Pequeno funcionário público lotado no Ministério de Trabalho, Alcides Aguiar Caminha, nosso Carlos Zéfiro, era casado e tinha cinco filhos.

Para aumentar a renda, dedicou 20 anos (1950 a 1970) a publicar e distribuir em bancas de jornais e revistas pequenos livretos entre 24 e 32 páginas, impressos em P&B, alguns dos quais alcançaram mais de 30 mil exemplares.

Durante esses anos de atividade guerrilheira, revolucionária e anarquista, criou mais de 500 folhetos, de alta voltagem erótica, com os quais incendiou a imaginação de milhões de adolescentes brasileiros (entre eles eu), que tiveram nele o primeiro e único professor de educação sexual naqueles velhos tempos repressivos e pré-minissaia.

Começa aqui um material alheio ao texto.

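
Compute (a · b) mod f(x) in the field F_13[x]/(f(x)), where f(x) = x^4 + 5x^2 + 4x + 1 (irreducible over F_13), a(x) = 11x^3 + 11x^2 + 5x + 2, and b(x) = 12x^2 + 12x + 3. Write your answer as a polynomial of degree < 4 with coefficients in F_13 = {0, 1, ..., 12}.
a · b ≡ 7x^3 + 11x^2 + 8x + 2 (mod f(x))

Multiply in F_13[x]: a(x)·b(x) = (11x^3 + 11x^2 + 5x + 2)·(12x^2 + 12x + 3) = 2x^5 + 4x^4 + 4x^3 + 6. This has degree ≥ 4, so divide by f(x) over F_13: 2x^5 + 4x^4 + 4x^3 + 6 = (2x + 4)·(x^4 + 5x^2 + 4x + 1) + (7x^3 + 11x^2 + 8x + 2). Hence a·b ≡ 7x^3 + 11x^2 + 8x + 2 (mod f). (F_13[x]/(f) is a field with 13^4 = 28561 elements since f is irreducible of degree 4.)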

Também parceiro de Guilherme de Brito e Nelson Cavaquinho, participou como letrista na criação de “A flor e o espinho”, canção que se tornou famosa. Entre outras.

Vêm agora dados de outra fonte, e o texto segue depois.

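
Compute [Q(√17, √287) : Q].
[Q(√17, √287) : Q] = 4

[Q(√17):Q] = 2 (min poly x^2 - 17, irreducible since 17 is squarefree > 1). For the top step, suppose √287 ∈ Q(√17), say √287 = c + d√17 with c, d ∈ Q. Squaring: 287 = c^2 + 17d^2 + 2cd√17. Since √17 ∉ Q this forces 2cd = 0. If d = 0 then √287 = c ∈ Q, contradicting 287 squarefree > 1. If c = 0 then 287 = 17d^2, so 17·287 = (17d)^2 is a perfect square in Q — but 17·287 = 4879 is not a perfect square (since 17 and 287 are distinct squarefree integers). Contradiction. Hence √287 ∉ Q(√17), so x^2 - 287 stays irreducible over Q(√17) and [Q(√17, √287) : Q(√17)] = 2. By the tower law, [Q(√17, √287) : Q] = 2 · 2 = 4.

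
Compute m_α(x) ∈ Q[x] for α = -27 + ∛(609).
m_α(x) = x^3 + 81x^2 + 2187x + 19074

Set β = α + 27 = ∛(609), so β^3 = 609. Then (α + 27)^3 - 609 = 0, i.e. α is a root of g(x) = (x + 27)^3 - 609 = x^3 + 81x^2 + 2187x + 19074. Since g(x) = h(x + 27) where h(x) = x^3 - 609, and h is irreducible over Q (because 609 is not a perfect cube, so h has no rational root, and a monic cubic with no rational root is irreducible), g is also irreducible (irreducibility is preserved under the substitution x → x + 27). Hence m_α(x) = x^3 + 81x^2 + 2187x + 19074.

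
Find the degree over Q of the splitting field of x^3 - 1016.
[K : Q] = 6

The roots of x^3 - 1016 are ∛1016, ω∛1016, ω^2∛1016 where ω = e^(2πi/3) is a primitive cube root of unity, so K = Q(∛1016, ω). Now [Q(∛1016):Q] = 3 (since 1016 is not a perfect cube, x^3 - 1016 is irreducible) and [Q(ω):Q] = 2. Both 2 and 3 divide [K:Q], and [K:Q] ≤ 3·2 = 6, so [K:Q] = 6. (Equivalently: Q(∛1016) ⊂ R but ω ∉ R, so [K : Q(∛1016)] = 2.)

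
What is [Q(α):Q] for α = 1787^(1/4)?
[Q(α):Q] = 4

α is a root of x^4 - 1787. By Eisenstein's criterion at the prime p = 1787 (which divides the constant term 1787 but p^2 = 3193369 does not, since 1787 is squarefree), x^4 - 1787 is irreducible over Q. Hence [Q(α):Q] = 4.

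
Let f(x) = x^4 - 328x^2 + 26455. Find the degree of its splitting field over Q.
[K : Q] = 4

Solving the quadratic in x^2: x^2 = (328 ± √(328^2 - 4·26455))/2 = (328 ± √1764)/2 = (328 ± 42)/2, giving x^2 = 143 or x^2 = 185. So f(x) = (x^2 - 143)(x^2 - 185) and the roots of f are ±√143, ±√185. Hence the splitting field is K = Q(√143, √185). Since 143 and 185 are distinct squarefree integers > 1, their product 26455 is not a perfect square, so √185 ∉ Q(√143). By the tower law [K:Q] = [Q(√143,√185):Q(√143)] · [Q(√143):Q] = 2 · 2 = 4.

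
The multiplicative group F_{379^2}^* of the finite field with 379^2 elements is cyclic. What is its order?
|F_{379^2}^*| = 143640

F_{379^2} has 379^2 = 143641 elements; its multiplicative group consists of all nonzero elements, so |F_{379^2}^*| = 143641 - 1 = 143640. (It is cyclic since any finite subgroup of the multiplicative group of a field is cyclic.)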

Sua identidade só foi revelada em 1991, pelo jornalista Juca Kfouri, na revista Playboy, um ano antes de sua morte.

Para além da vida e da obra, fico imaginando como conseguiu aguentar a tensão de produzir e distribuir sua arte, sob o medo constante de ser preso como pornógrafo e, pior do que isso, ser demitido de seu emprego e principal ganha-pão, e ainda ser exposto publicamente como um pervertido que, se foi, terá sido apenas na imaginação.

 

TESÃO EM REPRESSÃO

Filha de imigrantes espanhóis, Odette Pérez Rios nasceu numa família de classe média alta e em 1948, aos 16 anos, publicou por conta própria o romance “A volúpia do pecado”, uma história de amor entre duas adolescentes. Uma loucura na época.

A matriz estava dada. Ao longo dos anos lançou outros 50 títulos, 36 dos quais proibidos, chegando a merecer o título de “escritora maldita”, que lhe foi imposto pela ditadura militar. Em 1976, teve 14 de suas obras censuradas, ou seja, proibidas.

Nunca fez outra coisa na vida além de escrever. Em 1970 alcançou a marca de um milhão de exemplares vendidos. Chegou a criar uma livraria, mas, por conta da perseguição de todos os tipos de censores imagináveis, acabou falindo.

Tornou-se famosa como precursora, participando de entrevistas e debates, alguns dos quais disponíveis na internet.

Como Carlos Zéfiro, foi guerrilheira, revolucionária e anarquista, mesmo tendo se queixado de ser rotulada “como cachaça de macumba” e dizer que “escondiam meus livros debaixo do colchão, meu nome virou palavrão”.

            Mas Alcides e Odette continuam vivos. Quando o antipresidente e seus bitolados coadjuvantes forem expulsos de onde não deveriam estar, esses dois guerreiros de nossa Revolução Cultural permanecerão vivos e ativos.

            O que os fascistas do Brasil e do mundo não souberam, não sabem e nunca saberão, é que a cultura sempre sobrevive, não só pelos que a expõem à luz do dia, mas também pelos que militam nos subterrâneos.